The global solar market has grown at a compound annual growth rate (CAGR) of 24% between 2010 and 2017. There is an undeniably leading role for solar PV as one of the central pillars of the global energy system of the future. Decentralized PV generating capacity is quickly becoming an integral feature of our built environment and mobility infrastructure.
To fulfill expected end market demand for PV modules and products, and for countries to meet their climate-protection goals, global solar manufacturing capacity will have to be vastly increased from the approximate 120 GW in place today. The need for low cost, high throughput, high yield, and energy efficient PV production technologies, in particular CIGS, is becoming increasingly urgent.
Thin film PV, and CIGS in particular, offers one of the most efficient semiconductor materials for the conversion of sunlight into electricity. Thin films require around one hundredth of the semiconductor material when compared to crystalline silicon (c-Si) – including polysilicon losses through mechanical sawing of silicon wafers: 2 micrometers (μm) of semiconductor material compared to 180 μm. CIGS PV’s material usage is thus low, presenting an inherent advantage to it and other thin film technologies.

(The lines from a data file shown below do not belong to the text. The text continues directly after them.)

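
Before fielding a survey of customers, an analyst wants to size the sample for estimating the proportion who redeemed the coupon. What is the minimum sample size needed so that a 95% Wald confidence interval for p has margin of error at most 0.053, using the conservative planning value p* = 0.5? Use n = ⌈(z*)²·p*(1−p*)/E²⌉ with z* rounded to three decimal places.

For 95% confidence, z* = 1.960.
p*(1−p*) = 0.2500.
(z*)²·p*(1−p*)/E² = 3.841600·0.2500/0.002809 = 341.901.
⌈341.901⌉ = 342.

n = 342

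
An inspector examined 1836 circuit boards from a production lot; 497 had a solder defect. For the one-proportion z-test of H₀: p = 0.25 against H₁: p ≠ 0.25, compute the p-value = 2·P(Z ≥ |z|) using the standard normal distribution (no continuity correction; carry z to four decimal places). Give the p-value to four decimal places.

p-value = 0.0406

With x = 497 successes in n = 1836, p̂ = 0.27070.
SE₀ = √(0.25·0.75/1836) = 0.010106.
Test statistic (full precision, shown to 4 dp): z = (497/1836 − 0.25)/SE₀ ≈ 2.0481.
From the standard normal, 2·P(Z ≥ |z|) = 0.0406.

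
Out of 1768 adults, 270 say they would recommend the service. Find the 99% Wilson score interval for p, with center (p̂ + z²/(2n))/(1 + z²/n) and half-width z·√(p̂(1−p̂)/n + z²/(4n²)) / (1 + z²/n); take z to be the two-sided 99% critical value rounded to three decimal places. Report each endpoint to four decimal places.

p̂ = 270/1768 = 0.15271; z = 2.576, so z² = 6.635776.
Denominator 1 + z²/n = 1 + 6.635776/1768 = 1.003753.
Center = (0.15271 + 0.001877)/1.003753 = 0.15401.
Radicand: p̂(1−p̂)/n + z²/(4n²) = 0.000073186 + 0.000000531 = 0.000073717.
Half-width = z·√(radicand)/denom = 2.576·0.008586/1.003753 = 0.02203.
So the interval runs from 0.1320 to 0.1760.

(0.1320, 0.1760)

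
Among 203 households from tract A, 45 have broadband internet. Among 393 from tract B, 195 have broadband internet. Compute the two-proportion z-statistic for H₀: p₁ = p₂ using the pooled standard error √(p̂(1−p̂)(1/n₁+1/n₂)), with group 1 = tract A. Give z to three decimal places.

z = -6.476

p̂₁ = 45/203 = 0.22167, p̂₂ = 195/393 = 0.49618.
Pooling: p̂ = 240/596 = 0.40268.
SE = √[p̂(1−p̂)(1/n₁+1/n₂)] = √[0.40268·0.59732·(1/203+1/393)] ≈ 0.042390.
z = -0.27451/0.042390 = -6.476.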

Thin film PV exhibits an energy payback time of less than 12 months in most parts of the world, and six months in the Sun Belt region. This is a significant improvement on c-Si, which achieves an energy payback time of between 12 and 18 months.

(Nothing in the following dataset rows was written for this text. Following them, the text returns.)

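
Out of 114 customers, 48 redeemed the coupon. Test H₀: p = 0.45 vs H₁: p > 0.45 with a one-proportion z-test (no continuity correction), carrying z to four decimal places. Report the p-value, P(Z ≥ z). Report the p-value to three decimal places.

p-value = 0.733

The sample proportion is 48/114 = 0.42105.
Null standard error: √(0.45·0.55/114) = √0.002171053 = 0.046595.
z = (p̂ − p₀)/SE = (48/114 − 0.45)/0.046595 ≈ -0.6213.
p-value = P(Z ≥ z) with z = -0.6213 → 0.733.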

In terms of carbon footprint, thin film PV has a very clear advantage over c-Si. While commoditized mono c-Si has a carbon footprint of 50–60 g CO2 equivalent/kilowatt hour of electricity, the carbon footprint of thin film PV is only 12–20 g CO2 equivalent/kilowatt hour.
This approaches the carbon footprint currently achieved by wind power of 10–12 g CO2 equivalent/kilowatt hour – a significant milestone, particularly given the wide range of applications for which solar PV is suitable.
Recycling and end-of-life issues are becoming increasingly important as the global PV industry continues to scale. CIGS recycling processes are low impact and high value. The European Union, through its member states, is currently leading the way in providing a legislative and regulatory framework to close the loop in terms of PV module lifecycle management. Following a pattern established in other industries, it is likely that other jurisdictions will follow suit in the coming years. CIGS is ideally positioned to fulfill these end-of-life standards.